The crude polysaccharides were found to inhibit SARS-CoV-2 infection at 3 days and 4 days post-infection. The infectivity of SARS-CoV-2 in the presence of 500 μg/mL of CPAV, CPSH, and CPHF before the cells were treated with the virus was 16.5 ± 2.5 percent, 9.5 ± 3.2 percent, and 8.7 ± 2.7 percent. At the same time, it increased to 47.8 ± 6.6 percent, 48.7 ± 3.3 percent, and 45.7 ± 1.4 percent when cells were treated with CPs following virus infection.
The results also indicated that cells treated with CPs before virus infection did not express the viral S and N proteins. However, their expression was observed in cells treated with CPs after virus infection. Moreover, RdRp and N RNA copies were not detected in cells pre-treated with CPs while RdRp and N RNA copies were slightly increased in cells treated with CPs after infection. Also, SARS‐CoV‐2 pseudovirus cell entry was found to be strongly inhibited when pre-treated with CPs. However, the inhibitory effect was low when post‐treating with CPs.
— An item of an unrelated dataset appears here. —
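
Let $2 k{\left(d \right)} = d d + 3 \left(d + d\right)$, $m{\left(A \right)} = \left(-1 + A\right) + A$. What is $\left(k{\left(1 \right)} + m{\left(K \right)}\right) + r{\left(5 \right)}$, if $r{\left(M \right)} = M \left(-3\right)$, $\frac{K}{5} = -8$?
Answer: $- \frac{185}{2} \approx -92.5$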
Therefore, the current study demonstrated that SARS‐CoV‐2 propagation before and after viral infection could be inhibited by the crude polysaccharides of seaweed and abalone viscera. These crude polysaccharides need to be further purified and characterized to be used to develop therapeutics and prophylactics against the spread of the virus. Additional studies are required to examine the pharmacokinetics, perform nonclinical trials, and clarify the antiviral mechanisms when the structures of the marine polysaccharides are analyzed.